So, I'd like to run a regression on a panel data, using two-ways effects, for time and stores. If the panel is perfectly balanced, it works fine, but for some reason, if it's not, the code gets stuck. (see: https://stat.ethz.ch/pipermail/r-help/2010-May/239272.html).
My data in particular is not unbalanced in nature, but it has some NAs, so I guess it's becoming unbalanced when the plm function removes rows with NA. I wrote a sample code to exemplify the data I have.
If I run this:
set.seed(123)
library(plm)
number.of.days <- 1100
number.of.stores <- 1000
days <- sort(rep(c(1:number.of.days),number.of.stores))

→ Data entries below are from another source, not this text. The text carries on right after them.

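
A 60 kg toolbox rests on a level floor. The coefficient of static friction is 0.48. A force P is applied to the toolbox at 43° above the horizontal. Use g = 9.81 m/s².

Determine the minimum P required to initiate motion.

P ≈ 267 N

N = m g − P sin α (the pull lifts the toolbox).
At impending slip, P cos α = μ_s N = μ_s (m g − P sin α).
Solving: P (cos α + μ_s sin α) = μ_s m g → P = 0.48×589/(cos 43° + 0.48 sin 43°) = 283/1.059 = 267 N.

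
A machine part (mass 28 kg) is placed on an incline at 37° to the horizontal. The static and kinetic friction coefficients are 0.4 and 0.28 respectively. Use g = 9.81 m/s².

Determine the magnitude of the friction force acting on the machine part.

The normal reaction is N = m g cos θ = 219.4 N.
For equilibrium along the incline, friction must balance the weight component: f = m g sin θ = 165.3 N up the slope.
The static-friction ceiling is μ_s N = 0.4 × 219.4 = 87.75 N.
|165.3| exceeds 87.75 N, so the machine part slips down-slope; friction is kinetic, f = μ_k N = 0.28×219.4 = 61.4 N.

f ≈ 61.4 N (up the incline)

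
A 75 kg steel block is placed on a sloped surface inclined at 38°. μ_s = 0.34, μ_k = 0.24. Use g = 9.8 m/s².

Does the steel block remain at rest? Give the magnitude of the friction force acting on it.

N = m g cos θ = 579 N.
Down-slope weight component: m g sin θ = 453 N.
μ_s N = 197 N.
453 > 197 N, so it slides; kinetic friction f = μ_k N = 0.24×579 = 139 N.

f ≈ 139 N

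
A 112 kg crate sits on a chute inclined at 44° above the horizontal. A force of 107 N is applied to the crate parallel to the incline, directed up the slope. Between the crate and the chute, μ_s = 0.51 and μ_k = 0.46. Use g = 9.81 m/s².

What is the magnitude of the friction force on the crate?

f ≈ 364 N (up the incline)

Normal force: N = m g cos θ = 112 × 9.81 × cos 44° = 790.4 N.
For equilibrium along the incline the friction force must supply f = m g sin θ − P = 763.2 − 107 = 656.2 N (positive meaning up-slope).
Maximum static friction available: μ_s N = 0.51 × 790.4 = 403.1 N.
|656.2| exceeds 403.1 N, so the crate slips down-slope; friction is kinetic, f = μ_k N = 0.46×790.4 = 364 N.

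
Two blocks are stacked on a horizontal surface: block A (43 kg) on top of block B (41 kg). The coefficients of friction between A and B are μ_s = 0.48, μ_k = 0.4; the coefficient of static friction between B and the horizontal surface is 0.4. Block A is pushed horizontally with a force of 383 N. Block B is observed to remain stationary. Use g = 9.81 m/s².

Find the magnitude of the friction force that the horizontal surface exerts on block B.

f ≈ 169 N

Normal force at the A–B interface: N₁ = m_A g = 421.8 N.
Maximum static friction on A from B: μ_s N₁ = 0.48×421.8 = 202.5 N.
Since P = 383 N > 202.5 N, A slides on B; the A–B friction is kinetic: f₁ = μ_k N₁ = 0.4×421.8 = 169 N.
By Newton's third law B feels 169 N forward from A. With B stationary, the floor's static friction on B balances it: f₂ = 169 N (well within μ_s(m_A+m_B)g = 329.6 N).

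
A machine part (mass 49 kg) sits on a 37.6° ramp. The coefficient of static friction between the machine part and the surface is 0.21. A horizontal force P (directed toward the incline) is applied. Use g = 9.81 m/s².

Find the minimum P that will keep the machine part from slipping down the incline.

The machine part tends to slide down (tan θ > μ_s), so at the point of impending slip friction acts up-slope at its limit: f = μ_s N.
Perpendicular to the incline: N = m g cos θ + P sin θ.
Along the incline: P cos θ + μ_s N = m g sin θ, i.e. P cos θ + μ_s (m g cos θ + P sin θ) = m g sin θ.
Solving, P (cos θ + μ_s sin θ) = m g (sin θ − μ_s cos θ), so P = 481×0.4438/0.9204 = 232 N.

P_min ≈ 232 N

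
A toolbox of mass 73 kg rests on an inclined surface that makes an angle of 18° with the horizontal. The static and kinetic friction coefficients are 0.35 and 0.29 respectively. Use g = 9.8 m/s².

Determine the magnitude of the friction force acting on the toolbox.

The normal reaction is N = m g cos θ = 680.4 N.
For equilibrium along the incline, friction must balance the weight component: f = m g sin θ = 221.1 N up the slope.
Static friction can supply at most μ_s N = 238.1 N.
Since |221.1| ≤ 238.1 N, the toolbox remains in static equilibrium and friction takes exactly the required value.

f ≈ 221 N (up the incline)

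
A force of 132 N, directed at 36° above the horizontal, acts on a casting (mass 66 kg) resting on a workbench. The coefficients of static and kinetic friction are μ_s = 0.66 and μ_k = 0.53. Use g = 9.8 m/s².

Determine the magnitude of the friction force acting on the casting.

The vertical component of P reduces the normal force: N = m g − P sin α = 646.8 − 77.59 = 569.2 N.
For equilibrium, f = P cos α = 132×cos 36° = 106.8 N.
The static-friction limit is μ_s N = 375.7 N.
Since 106.8 N does not exceed the limit, the casting stays at rest and f = 107 N.

f ≈ 107 N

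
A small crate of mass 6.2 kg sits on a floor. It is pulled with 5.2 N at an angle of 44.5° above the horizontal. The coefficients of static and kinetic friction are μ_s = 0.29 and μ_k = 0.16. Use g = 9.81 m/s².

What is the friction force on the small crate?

f ≈ 3.71 N

The vertical component of P reduces the normal force: N = m g − P sin α = 60.82 − 3.645 = 57.18 N.
Horizontally, friction must balance P cos α = 3.709 N.
μ_s N = 0.29 × 57.18 = 16.58 N.
3.709 ≤ 16.58 N → static; friction equals the required 3.71 N.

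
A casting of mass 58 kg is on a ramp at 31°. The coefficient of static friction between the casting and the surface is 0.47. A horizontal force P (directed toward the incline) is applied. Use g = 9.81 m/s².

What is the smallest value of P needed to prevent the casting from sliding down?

The casting tends to slide down (tan θ > μ_s), so at the point of impending slip friction acts up-slope at its limit: f = μ_s N.
Perpendicular to the incline: N = m g cos θ + P sin θ.
Along the incline: P cos θ + μ_s N = m g sin θ, i.e. P cos θ + μ_s (m g cos θ + P sin θ) = m g sin θ.
Solving, P (cos θ + μ_s sin θ) = m g (sin θ − μ_s cos θ), so P = 569×0.1122/1.099 = 58.1 N.

P_min ≈ 58.1 N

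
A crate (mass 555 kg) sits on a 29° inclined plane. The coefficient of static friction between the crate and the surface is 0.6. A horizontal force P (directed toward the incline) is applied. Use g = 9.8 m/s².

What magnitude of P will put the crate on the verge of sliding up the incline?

P ≈ 9410 N

At impending motion up the slope, friction acts down-slope at its limit: f = μ_s N.
Perpendicular to the incline: N = m g cos θ + P sin θ.
Along the incline: P cos θ = m g sin θ + μ_s N = m g sin θ + μ_s (m g cos θ + P sin θ).
Solving, P (cos θ − μ_s sin θ) = m g (sin θ + μ_s cos θ), so P = 555×9.8×(sin 29° + 0.6 cos 29°)/(cos 29° − 0.6 sin 29°) = 5440×1.01/0.5837 = 9410 N.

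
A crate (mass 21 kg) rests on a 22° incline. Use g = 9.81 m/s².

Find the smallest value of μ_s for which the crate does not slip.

μ_s,min ≈ 0.404

At the slip threshold m g sin θ = μ_s m g cos θ, so μ_s,min = tan θ.
μ_s,min = tan 22° = 0.404.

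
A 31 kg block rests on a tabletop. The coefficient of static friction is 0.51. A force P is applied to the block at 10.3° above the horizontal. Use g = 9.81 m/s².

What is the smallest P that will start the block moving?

P ≈ 144 N

N = m g − P sin α (the pull lifts the block).
At impending slip, P cos α = μ_s N = μ_s (m g − P sin α).
Solving: P (cos α + μ_s sin α) = μ_s m g → P = 0.51×304/(cos 10.3° + 0.51 sin 10.3°) = 155/1.075 = 144 N.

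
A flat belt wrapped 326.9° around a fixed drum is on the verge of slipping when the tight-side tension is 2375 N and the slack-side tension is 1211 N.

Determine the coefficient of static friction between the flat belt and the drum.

μ ≈ 0.118

T₂/T₁ = e^{μβ} → μ = ln(T₂/T₁)/β.
β = 326.9° = 5.705 rad.
μ = ln(2375/1211)/5.705 = ln(1.961)/5.705 = 0.118.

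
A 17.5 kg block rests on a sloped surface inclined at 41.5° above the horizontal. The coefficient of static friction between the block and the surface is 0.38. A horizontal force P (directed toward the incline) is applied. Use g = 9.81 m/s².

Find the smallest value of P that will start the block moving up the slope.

P ≈ 327 N

At impending motion up the slope, friction acts down-slope at its limit: f = μ_s N.
Perpendicular to the incline: N = m g cos θ + P sin θ.
Along the incline: P cos θ = m g sin θ + μ_s N = m g sin θ + μ_s (m g cos θ + P sin θ).
Solving, P (cos θ − μ_s sin θ) = m g (sin θ + μ_s cos θ), so P = 17.5×9.81×(sin 41.5° + 0.38 cos 41.5°)/(cos 41.5° − 0.38 sin 41.5°) = 172×0.9472/0.4972 = 327 N.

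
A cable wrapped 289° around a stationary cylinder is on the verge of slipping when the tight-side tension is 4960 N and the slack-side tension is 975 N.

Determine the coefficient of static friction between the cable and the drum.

T₂/T₁ = e^{μβ} → μ = ln(T₂/T₁)/β.
β = 289° = 5.044 rad.
μ = ln(4960/975)/5.044 = ln(5.087)/5.044 = 0.323.

μ ≈ 0.323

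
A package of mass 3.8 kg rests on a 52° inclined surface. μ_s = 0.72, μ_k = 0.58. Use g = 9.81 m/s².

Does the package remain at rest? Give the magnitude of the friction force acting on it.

f ≈ 13.3 N

N = m g cos θ = 23 N.
Down-slope weight component: m g sin θ = 29.4 N.
μ_s N = 16.5 N.
29.4 > 16.5 N, so it slides; kinetic friction f = μ_k N = 0.58×23 = 13.3 N.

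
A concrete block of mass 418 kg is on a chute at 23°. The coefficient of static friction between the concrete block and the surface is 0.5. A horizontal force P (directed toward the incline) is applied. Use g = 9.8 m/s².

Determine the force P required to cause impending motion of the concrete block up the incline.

At impending motion up the slope, friction acts down-slope at its limit: f = μ_s N.
Perpendicular to the incline: N = m g cos θ + P sin θ.
Along the incline: P cos θ = m g sin θ + μ_s N = m g sin θ + μ_s (m g cos θ + P sin θ).
Solving, P (cos θ − μ_s sin θ) = m g (sin θ + μ_s cos θ), so P = 418×9.8×(sin 23° + 0.5 cos 23°)/(cos 23° − 0.5 sin 23°) = 4100×0.851/0.7251 = 4810 N.

P ≈ 4810 N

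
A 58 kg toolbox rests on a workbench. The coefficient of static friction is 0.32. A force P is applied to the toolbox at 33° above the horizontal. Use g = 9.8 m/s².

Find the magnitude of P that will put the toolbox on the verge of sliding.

P ≈ 180 N

N = m g − P sin α (the pull lifts the toolbox).
At impending slip, P cos α = μ_s N = μ_s (m g − P sin α).
Solving: P (cos α + μ_s sin α) = μ_s m g → P = 0.32×568/(cos 33° + 0.32 sin 33°) = 182/1.013 = 180 N.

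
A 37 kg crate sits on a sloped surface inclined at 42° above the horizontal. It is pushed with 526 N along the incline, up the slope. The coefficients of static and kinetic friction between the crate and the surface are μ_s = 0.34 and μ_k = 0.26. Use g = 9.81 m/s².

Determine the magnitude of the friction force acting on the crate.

f ≈ 70.1 N (down the incline)

The normal reaction is N = m g cos θ = 269.7 N.
For equilibrium along the incline the friction force must supply f = m g sin θ − P = 242.9 − 526 = -283.1 N (positive meaning up-slope).
Maximum static friction available: μ_s N = 0.34 × 269.7 = 91.71 N.
|-283.1| exceeds 91.71 N, so the crate slips up-slope; friction is kinetic, f = μ_k N = 0.26×269.7 = 70.1 N.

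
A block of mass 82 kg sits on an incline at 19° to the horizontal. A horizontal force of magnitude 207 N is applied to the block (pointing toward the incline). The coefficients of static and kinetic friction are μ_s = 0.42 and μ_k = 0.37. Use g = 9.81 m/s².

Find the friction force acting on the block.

Normal direction: N = m g cos θ + P sin θ = 828 N.
Parallel to the incline: P cos θ − m g sin θ = 195.7 − 261.9 = -66.17 N; the friction needed to balance this is 66.17 N acting up the slope.
Maximum static friction: μ_s N = 0.42 × 828 = 347.8 N.
|f_req| = 66.17 ≤ 347.8 N → the block is in equilibrium; friction equals the required value.

f ≈ 66.2 N (up the incline)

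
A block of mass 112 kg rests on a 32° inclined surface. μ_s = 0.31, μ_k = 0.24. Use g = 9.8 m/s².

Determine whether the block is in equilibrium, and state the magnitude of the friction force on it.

N = m g cos θ = 931 N.
Down-slope weight component: m g sin θ = 582 N.
μ_s N = 289 N.
582 > 289 N, so it slides; kinetic friction f = μ_k N = 0.24×931 = 223 N.

f ≈ 223 N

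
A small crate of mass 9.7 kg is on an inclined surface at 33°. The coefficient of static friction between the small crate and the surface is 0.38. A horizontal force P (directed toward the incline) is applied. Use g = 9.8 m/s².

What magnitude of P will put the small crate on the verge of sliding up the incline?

P ≈ 130 N

At impending motion up the slope, friction acts down-slope at its limit: f = μ_s N.
Perpendicular to the incline: N = m g cos θ + P sin θ.
Along the incline: P cos θ = m g sin θ + μ_s N = m g sin θ + μ_s (m g cos θ + P sin θ).
Solving, P (cos θ − μ_s sin θ) = m g (sin θ + μ_s cos θ), so P = 9.7×9.8×(sin 33° + 0.38 cos 33°)/(cos 33° − 0.38 sin 33°) = 95.1×0.8633/0.6317 = 130 N.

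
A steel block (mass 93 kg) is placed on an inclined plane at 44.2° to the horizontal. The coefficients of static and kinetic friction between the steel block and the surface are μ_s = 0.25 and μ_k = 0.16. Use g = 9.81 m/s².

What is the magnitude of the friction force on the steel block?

f ≈ 105 N (up the incline)

The normal reaction is N = m g cos θ = 654.1 N.
For equilibrium along the incline, friction must balance the weight component: f = m g sin θ = 636 N up the slope.
Maximum static friction available: μ_s N = 0.25 × 654.1 = 163.5 N.
Since |636| > 163.5 N, static friction cannot hold it; the steel block slides down the incline and kinetic friction applies: f = μ_k N = 0.16 × 654.1 = 105 N.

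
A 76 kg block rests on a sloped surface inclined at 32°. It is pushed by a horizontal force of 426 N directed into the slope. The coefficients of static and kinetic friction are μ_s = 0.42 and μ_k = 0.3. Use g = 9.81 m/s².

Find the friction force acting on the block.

f ≈ 33.8 N (up the incline)

Resolve perpendicular to the incline: N = m g cos θ + P sin θ = 76×9.81×cos 32° + 426×sin 32° = 858 N.
Parallel to the incline: P cos θ − m g sin θ = 361.3 − 395.1 = -33.82 N; the friction needed to balance this is 33.82 N acting up the slope.
Maximum static friction: μ_s N = 0.42 × 858 = 360.4 N.
|f_req| = 33.82 ≤ 360.4 N → the block is in equilibrium; friction equals the required value.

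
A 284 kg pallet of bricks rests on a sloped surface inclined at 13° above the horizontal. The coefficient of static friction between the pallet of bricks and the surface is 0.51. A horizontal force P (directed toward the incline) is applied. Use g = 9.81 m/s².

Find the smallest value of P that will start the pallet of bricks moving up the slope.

P ≈ 2340 N

At impending motion up the slope, friction acts down-slope at its limit: f = μ_s N.
Perpendicular to the incline: N = m g cos θ + P sin θ.
Along the incline: P cos θ = m g sin θ + μ_s N = m g sin θ + μ_s (m g cos θ + P sin θ).
Solving, P (cos θ − μ_s sin θ) = m g (sin θ + μ_s cos θ), so P = 284×9.81×(sin 13° + 0.51 cos 13°)/(cos 13° − 0.51 sin 13°) = 2790×0.7219/0.8596 = 2340 N.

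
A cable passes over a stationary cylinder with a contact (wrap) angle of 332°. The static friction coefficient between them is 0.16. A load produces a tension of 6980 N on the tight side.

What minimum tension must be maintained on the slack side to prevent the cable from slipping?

T_min ≈ 2760 N

Capstan equation at impending slip: T_tight/T_slack = e^{μβ}.
β = 332° = 5.794 rad; e^{μβ} = e^{0.16×5.794} = 2.527.
T_slack = T_tight / e^{μβ} = 6980 / 2.527 = 2760 N.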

stores <- rep(c(1:number.of.stores),number.of.days)
data <- cbind.data.frame(stores,days,matrix(rnorm(number.of.days*number.of.stores*7),nrow=number.of.days*number.of.stores,ncol=7))
colnames(data)[3:9] <- c('y',paste0('x',1:6))
data <- plm.data(data,c("stores","days"))
fit <- plm(y ~ x1 + x2 + x3 + x4 + x5 + x6, data = data, index=c("stores","days"), effect="twoway", model="within")
It works correctly, because the panel is balanced. However, if I create some NA values:
data$y[sample(1:number.of.days*number.of.stores,150)] <- NA
data$x1[sample(1:number.of.days*number.of.stores,150)] <- NA
data$x2[sample(1:number.of.days*number.of.stores,150)] <- NA
data$x3[sample(1:number.of.days*number.of.stores,150)] <- NA
data$x4[sample(1:number.of.days*number.of.stores,150)] <- NA
data$x5[sample(1:number.of.days*number.of.stores,150)] <- NA
data$x6[sample(1:number.of.days*number.of.stores,150)] <- NA
And try to run the regression again:
fit <- plm(y ~ x1 + x2 + x3 + x4 + x5 + x6, data = data, index=c("stores","days"), effect="twoway", model="within")
It does not work (the code apparently never stops running)
I tried using 'individual' effect for stores and adding a matrix with dummies for time, but since there are 1100 days, it becomes just as slow.
I assume this is not a rare problem. Is there any known solution?
Thank you